For much of my childhood, I was unpopular. The reasons for this need not be analyzed; those readers who know me know the details of my childhood all too well, and those who do not know me need not be bored with those details. Suffice it to say that, for a variety of reasons, none of them good, I was, during my first 18 years excluded from activities, ostracized by my peers, and ridiculed for various "deficiencies" large and small. However, I would not trade my experience for any other, and I have no significant regrets. Let me tell you why.
Although I did not understand this then, during the entire time of those first eighteen years, I had intrinsic value as a human being; just like everyone else. Regardless of how I talked, dressed or behaved, regardless of my interests or what I cared about, regardless of whether I was good at sports or "athletically demented" as one quite eloquent "popular" kid once put it, I was a person. I mattered. No one, no matter what they did had the right or ability to make that untrue. That my worth was devalued was no failing on my part; rather, it emanated from the greed and cynicism of some peers, and the indifference of others, and some teachers. My bad experiences were caused by bad actors, bad policies, and failures of leadership. While these problems, which still plague too many childhoods, can and should be corrected, that they were not soon enough does not reflect poorly on me.
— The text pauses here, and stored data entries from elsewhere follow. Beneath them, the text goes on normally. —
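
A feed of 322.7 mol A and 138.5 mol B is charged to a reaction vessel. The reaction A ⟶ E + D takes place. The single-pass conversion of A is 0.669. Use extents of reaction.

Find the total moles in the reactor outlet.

A reacted = 0.669 × 322.7 = 215.9 mol; ν_A = −1, so ξ = 215.9/1 = 215.9 mol.
Outlet amounts (n = n₀ + ν ξ):
  A: 322.7 − 1(215.9) = 106.8
  E: 0 + 1(215.9) = 215.9
  D: 0 + 1(215.9) = 215.9
  B: 138.5 (inert)
Total out = 106.8 + 215.9 + 215.9 + 138.5 = 677.1 mol.

677 mol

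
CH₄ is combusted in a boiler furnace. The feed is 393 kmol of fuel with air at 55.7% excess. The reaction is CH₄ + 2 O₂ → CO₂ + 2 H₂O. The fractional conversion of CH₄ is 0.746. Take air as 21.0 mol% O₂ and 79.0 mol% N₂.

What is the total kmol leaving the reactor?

6220 kmol

Stoichiometric O₂ = 2 × 393 = 786 kmol; O₂ fed = 786 × 1.557 = 1224 kmol.
N₂ fed = 1224 × 79/21 = 4604 kmol.
Fuel reacted = 0.746 × 393 → ξ = 293.2 kmol.
Outlet (n = n₀ + ν ξ):
  CH₄: 393 − 1(293.2) = 99.82
  O₂: 1224 − 2(293.2) = 637.4
  N₂: 4604 (inert)
  CO₂: 0 + 1(293.2) = 293.2
  H₂O: 0 + 2(293.2) = 586.4
Total out = 99.82 + 637.4 + 4604 + 293.2 + 586.4 = 6221 kmol.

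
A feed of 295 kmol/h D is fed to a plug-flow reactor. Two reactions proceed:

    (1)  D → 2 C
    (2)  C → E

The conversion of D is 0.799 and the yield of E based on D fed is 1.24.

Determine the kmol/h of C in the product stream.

Conversion of D: D consumed = 1ξ₁ = 0.799 × 295 → ξ₁ = 235.7 kmol/h.
Yield of E: 1ξ₂ / 295 = 1.24 → ξ₂ = 365.8 kmol/h.
Outlet amounts (n = n₀ + Σ ν·ξ):
  D: 295 − 1(235.7) = 59.29
  C: 0 + 2(235.7) − 1(365.8) = 105.6
  E: 0 + 1(365.8) = 365.8

106 kmol/h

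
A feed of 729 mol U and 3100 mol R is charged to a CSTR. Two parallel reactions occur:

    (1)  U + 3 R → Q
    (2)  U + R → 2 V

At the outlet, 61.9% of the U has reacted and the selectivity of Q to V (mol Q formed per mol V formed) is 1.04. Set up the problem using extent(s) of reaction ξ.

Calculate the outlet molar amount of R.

2040 mol

Conversion of U: U consumed = 0.619 × 729 = 451.3 mol = 1ξ₁ + 1ξ₂.
Selectivity: 1ξ₁ / (2ξ₂) = 1.04 → ξ₁ = 2.08 ξ₂.
Substitute: (1·2.08 + 1) ξ₂ = 451.3 → ξ₂ = 146.5 mol, ξ₁ = 304.7 mol.
Outlet amounts (n = n₀ + Σ ν·ξ):
  U: 729 − 1(304.7) − 1(146.5) = 277.7
  R: 3100 − 3(304.7) − 1(146.5) = 2039
  Q: 0 + 1(304.7) = 304.7
  V: 0 + 2(146.5) = 293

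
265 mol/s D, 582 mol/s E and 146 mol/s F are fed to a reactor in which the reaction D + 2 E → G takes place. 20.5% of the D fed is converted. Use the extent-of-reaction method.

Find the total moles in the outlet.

884 mol/s

D reacted = 0.205 × 265 = 54.32 mol/s; ν_D = −1, so ξ = 54.32/1 = 54.32 mol/s.
Outlet amounts (n = n₀ + ν ξ):
  D: 265 − 1(54.32) = 210.7
  E: 582 − 2(54.32) = 473.4
  G: 0 + 1(54.32) = 54.32
  F: 146 (inert)
Total out = 210.7 + 473.4 + 54.32 + 146 = 884.4 mol/s.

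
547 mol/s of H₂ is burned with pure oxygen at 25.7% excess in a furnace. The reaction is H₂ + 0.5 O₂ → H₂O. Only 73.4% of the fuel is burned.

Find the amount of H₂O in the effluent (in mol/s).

401 mol/s

Stoichiometric O₂ = 0.5 × 547 = 273.5 mol/s; O₂ fed = 273.5 × 1.257 = 343.8 mol/s.
Fuel reacted = 0.734 × 547 → ξ = 401.5 mol/s.
Outlet (n = n₀ + ν ξ):
  H₂: 547 − 1(401.5) = 145.5
  O₂: 343.8 − 0.5(401.5) = 143
  H₂O: 0 + 1(401.5) = 401.5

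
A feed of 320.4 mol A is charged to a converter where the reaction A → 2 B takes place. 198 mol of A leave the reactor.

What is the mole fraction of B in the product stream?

0.553

For A: n = n₀ − 1ξ → 198 = 320.4 − 1ξ, giving ξ = 122.4 mol.
Outlet amounts (n = n₀ + ν ξ):
  A: 320.4 − 1(122.4) = 198
  B: 0 + 2(122.4) = 244.8
Total out = 442.8 mol; y_B = 244.8 / 442.8 = 0.5528.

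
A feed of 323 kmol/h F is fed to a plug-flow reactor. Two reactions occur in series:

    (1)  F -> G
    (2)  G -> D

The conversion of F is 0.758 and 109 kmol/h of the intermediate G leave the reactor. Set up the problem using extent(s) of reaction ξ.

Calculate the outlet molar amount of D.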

On the other hand, my conduct in my childhood reflects well on me, because in the qualities over which I actually had agency, which made up my true character, there was much to admire :
--I was honest
--I was fair
--I was kind
--I was ethical
--I was curious
--I was productive
--I was respectful
--I was friendly
--I was loving
--I took risks
In short, I had no control over whether I was "popular." It was for want of nothing intrinsic. Devaluing me with was just a cynical tactic that people with less to offer used to conceal their own deficiencies. But in everything that mattered; everything that was in my control, every core element of my being, I excelled. And I did what was required of me at the time with determination, perseverance, and dignity even in the face of exclusion and sometimes outright scorn. I was courageous--I got up every day, went to a place where people ridiculed and ostracized me constantly, -- and got the education to which I was entitled, and which was my duty to obtain. There was nothing not to like about me, and everything to admire. On the flip side, the "popular" kids, in order to achieve their popularity often had to resort to being everything I was not. Today I sometimes wonder how these individuals face that reality (assuming they ever achieved the self awareness and genuine honesty to grasp it).
Ironically, my intrinsic qualities, whatever their impact on my reception by my childhood peers, have made all the difference to my success as an adult. I attribute to them much of my success, both in my professional and in my social life. My wife loves me in spite of or perhaps because of, the fact that I didn't play football, smoke dope out back, or get laid, and I'm a good lawyer because I am kind of nerdy and, frankly, thinking and acting outside the crowd is precisely what genuine success in this world takes.
I was unpopular, to be certain. But I'm proud of the person I was, because I'm proud of the person I am. As I sit here today, I the people I feel sorriest for are the popular ones, especially, that subclass that decided I was "unpopular" and labored with such alacrity to make me unpopular. In addition to having to live with knowing, as adults, that they behaved in ways that demeaned them far more than their behavior demeaned me, many of them are now largely irrelevant; by dint of the qualities they possessed and developed in order to be "popular". I on the other hand, get to bend the arc of the universe every single day, and I can sleep at night knowing I earned my success, and did so at no one else's expense.